I should note that my Kindle had physical page turn buttons, so the fiddly-ness of the touch screen had never been a problem for me.
- The Kobo is beautiful. The Kobo’s screen and bezel are flush – meaning no sand and dirt wedged into the cracks – huge plus for me, and one of the primary reasons I chose the Kobo Aura One. Generally, the design and build of the Aura One is excellent. It’s often mistaken for a tablet, and when I show people how the sleep-cover works I get a whole lot of ‘ooh’s and ‘aah’s, as opposed to the old Kindle, where most responses are, ‘you read books?’.
It is also water-proof-mostly (don’t get me started on the inaccuracy of labelling something as ‘water-proof’ when it only kind of is) and I’ve got a bad habit of taking electronics into the bath or shower with me. The downside to this that, and this is technical speculation on my part, is that there needed to be some kind of protective layer between the physical screen and the digitiser (the thing you touch to make things happen) to ensure its waterproofing and thus you need to apply a fair bit of pressure with your finger in order for the device to recognise that you’re trying to give it commands. Think back to your old-school touch phones, like the Nokia N95.
- The bezels on the Kobo are too small. And for a touch screen device, this is super duper annoying. Like I said, I mostly read on the go and if it’s not onto the railing of the bus, I’m either running through the city with a coffee in my other hand. The bezel is not large enough to hold onto without accidentally turning the page. Alternatively, you need to pincer it between your index and your thumb and hope you have enough finger strength and that someone doesn’t bump into you, because you will definitely drop it. I have noticed that the chin bezel is quite thick and thought that maybe it was designed to be held like a phone (resting in the palm of your hand, pinky holding up the bottom) but I have the sleep cover, and this makes it too thick and heavy for me to hold it like this comfortably.
- The reading light is awesome, but leaving it on auto drains battery a lot. The very first thing that drew me to the Aura One was the ‘ComfortLight Pro’ (I really like how suffixing ‘Pro’ instantly makes stuff better) which changes the backlight from regular white to orange at a pre-set time. Theoretically, this removes blue light and helps your brain relax more before you go to bed. While this is a benefit, I’m just happy it has a backlight at all. My trade-off is that I find that I have to charge the Aura One every two weeks-ish, where I could get a month out of my Kindle without charging.
- The Kobo and Kindle environments are very different. I won’t be going into the politics around Kindle and their authors here, I’m not too well versed on the matter so you can look it up yourself if you’re interested. As a result however, books are cheaper in the Kindle store, and sometimes books in the Kobo store are not too far off the physical book price.
Eg. The Nix by Nathan Hill (current read, seriously loving it)
Local book store: $15AUD
Kobo store: $11.99AUD
Personally, I’m a book hoarder. I’ll only buy an e-book if I’m not sure if I’ll like it, or if the physical book is too large for me to carry on my commute.
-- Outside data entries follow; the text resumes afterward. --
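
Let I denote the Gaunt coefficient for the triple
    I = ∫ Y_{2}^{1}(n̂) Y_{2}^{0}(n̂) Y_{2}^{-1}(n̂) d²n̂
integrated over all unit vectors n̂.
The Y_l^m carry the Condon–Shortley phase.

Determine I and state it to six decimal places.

Rules hold: Σm=0, L=6 even, 0≤2≤4.
N = 5·5·5 = 125
Δ = 2!·2!·2!/7! = 1/630
Racah Σ t=0..2: t=0:+1/8 t=1:−1/1 t=2:+1/8 = -3/4
⇒ 3j(2 2 2; 0 0 0)² = 2/35, sgn -1
Racah Σ t=0..1: t=0:+1/4 t=1:−1/2 = -1/4
⇒ 3j(2 2 2; 1 0 -1)² = 1/70, sgn +1
4πI² = N·(3j₀)²·(3jₘ)² = 5/49
I = -1·√(0.102041/4π) = -0.09011188

-0.090112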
The Aura One does however have access to Overdrive, which is a huge, huge, huge plus for me. I don’t even have to go to libraries to borrow books anymore! I’ve just borrowed Outlander by Diana Gabaldon for this month’s book club just with a few clicks.
Overall, really enjoying the Kobo so far! There are definitely a few things I still need to get used to but the ComfortLight is seriously irreplaceable to me. I’m really hoping that the Aura One turns out to be just as good of an investment as my Kindle was.
Do you have a Kobo? Do you have a Kindle? I can see the benefit of both and would love to hear your opinions!